Secretary of State for Regional Development
- In office 18 February 2019 – 26 October 2019
- Prime Minister: António Costa
- Preceded by: Position established
- Succeeded by: Carlos Miguel

Mayor of Abrantes
- In office 11 October 2009 – 17 February 2019
- Preceded by: Nelson de Carvalho
- Succeeded by: Manuel Jorge Valamatos

Personal details
- Born: Maria do Céu de Oliveira Antunes July 10, 1970 (age 56) Abrantes, Portugal
- Party: Socialist Party
- Children: 2
- Education: University of Coimbra

= Maria do Céu Antunes =

Portuguese politician (born 1970)

Maria do Céu de Oliveira Antunes (born 10 July 1970), previously known as Maria do Céu Albuquerque, is a Portuguese politician who served as the Minister of Agriculture from 2019 to 2024.

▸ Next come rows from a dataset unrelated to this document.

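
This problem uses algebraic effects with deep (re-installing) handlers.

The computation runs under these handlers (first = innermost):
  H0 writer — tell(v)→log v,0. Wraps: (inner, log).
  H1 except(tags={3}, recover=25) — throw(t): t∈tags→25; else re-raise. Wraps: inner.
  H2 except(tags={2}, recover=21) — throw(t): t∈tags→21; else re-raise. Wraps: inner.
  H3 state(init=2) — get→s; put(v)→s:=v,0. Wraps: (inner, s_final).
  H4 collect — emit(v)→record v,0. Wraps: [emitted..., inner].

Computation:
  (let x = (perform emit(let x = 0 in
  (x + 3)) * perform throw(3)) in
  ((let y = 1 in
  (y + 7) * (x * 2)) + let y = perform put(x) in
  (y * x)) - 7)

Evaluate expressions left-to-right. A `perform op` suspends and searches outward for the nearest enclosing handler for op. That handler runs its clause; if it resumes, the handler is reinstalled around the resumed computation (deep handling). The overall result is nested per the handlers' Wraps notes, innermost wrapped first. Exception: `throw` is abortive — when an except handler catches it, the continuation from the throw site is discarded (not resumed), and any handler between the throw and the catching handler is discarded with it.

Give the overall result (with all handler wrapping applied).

Answer: [3, (25, 2)]

Evaluation trace:
emit(3) @ H4 ⇒ out+=3
throw(3) @ H1 caught ⇒ 25
H2 returns 25
H3 returns (25, 2)
H4 returns [3, (25, 2)]
= [3, (25, 2)]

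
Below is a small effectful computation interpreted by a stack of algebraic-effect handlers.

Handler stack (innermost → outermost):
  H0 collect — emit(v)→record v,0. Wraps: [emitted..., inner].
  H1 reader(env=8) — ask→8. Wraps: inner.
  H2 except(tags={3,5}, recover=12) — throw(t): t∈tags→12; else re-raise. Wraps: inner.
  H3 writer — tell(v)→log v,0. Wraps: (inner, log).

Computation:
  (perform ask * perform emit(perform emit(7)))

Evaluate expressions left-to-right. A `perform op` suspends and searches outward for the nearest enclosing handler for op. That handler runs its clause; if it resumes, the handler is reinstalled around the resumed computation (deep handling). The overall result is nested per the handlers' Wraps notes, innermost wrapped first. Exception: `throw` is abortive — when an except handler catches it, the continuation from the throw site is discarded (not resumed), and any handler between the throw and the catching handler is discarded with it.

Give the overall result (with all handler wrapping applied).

Evaluation trace:
ask @ H1 ⇒ 8
emit(7) @ H0 ⇒ out+=7
emit(0) @ H0 ⇒ out+=0
H0 returns [7, 0, 0]
H1 returns [7, 0, 0]
H2 returns [7, 0, 0]
H3 returns ([7, 0, 0], ())
= ([7, 0, 0], ())

Answer: ([7, 0, 0], ())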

She has a degree in biochemistry from the Faculty of Sciences and Technologies of the University of Coimbra and has a postgraduate degree in Quality Management and Food Safety from the Instituto Superior de Ciências da Saúde Egas Moniz. In January 2022, she was elected to the Assembly of the Republic on the list of the victorious Socialist Party (PS), as a representative of Santarém, and was reappointed as Minister of Agriculture and Food.

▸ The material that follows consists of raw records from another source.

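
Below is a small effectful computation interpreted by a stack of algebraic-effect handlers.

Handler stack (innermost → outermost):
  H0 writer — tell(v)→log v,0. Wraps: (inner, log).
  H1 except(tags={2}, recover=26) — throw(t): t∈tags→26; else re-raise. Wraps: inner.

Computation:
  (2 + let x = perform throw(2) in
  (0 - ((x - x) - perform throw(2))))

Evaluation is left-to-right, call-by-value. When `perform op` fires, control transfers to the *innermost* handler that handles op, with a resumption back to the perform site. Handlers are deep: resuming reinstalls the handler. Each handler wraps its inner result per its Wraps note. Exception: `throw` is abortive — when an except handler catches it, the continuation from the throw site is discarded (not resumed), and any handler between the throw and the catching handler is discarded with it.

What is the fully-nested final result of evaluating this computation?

Answer: 26

Step-by-step:
throw(2) @ H1 caught ⇒ 26
= 26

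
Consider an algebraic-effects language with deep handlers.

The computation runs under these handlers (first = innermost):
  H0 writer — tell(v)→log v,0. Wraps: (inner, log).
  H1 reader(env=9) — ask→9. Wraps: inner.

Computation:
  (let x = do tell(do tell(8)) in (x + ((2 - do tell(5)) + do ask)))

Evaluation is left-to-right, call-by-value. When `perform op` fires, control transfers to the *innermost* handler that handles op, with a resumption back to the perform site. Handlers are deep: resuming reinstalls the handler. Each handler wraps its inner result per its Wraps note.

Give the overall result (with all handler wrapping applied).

Answer: (11, (8, 0, 5))

Working:
tell(8) @ H0 ⇒ log+=8
tell(0) @ H0 ⇒ log+=0
tell(5) @ H0 ⇒ log+=5
ask @ H1 ⇒ 9
H0 returns (11, (8, 0, 5))
H1 returns (11, (8, 0, 5))
= (11, (8, 0, 5))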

Before that, she had been Secretary of State for Regional Development in the XXI Constitutional Government of February 18 to October 26, 2019, and President of the Municipality of Abrantes for 9 years.

==Controversies==
===Jorge Ferreira Dias case===
During her 9-year term as Mayor of Abrantes, Maria do Céu Albuquerque got involved in controversies with construction entrepreneur Jorge Ferreira Dias, over land disputes. This case became more visible through the reporting of Ana Leal on TVI.

== Personal life ==
Antunes was married and has 2 daughters. During her marriage she adopted her husband's surname, Albuquerque. After divorcing in 2020, she returned to using her maiden name.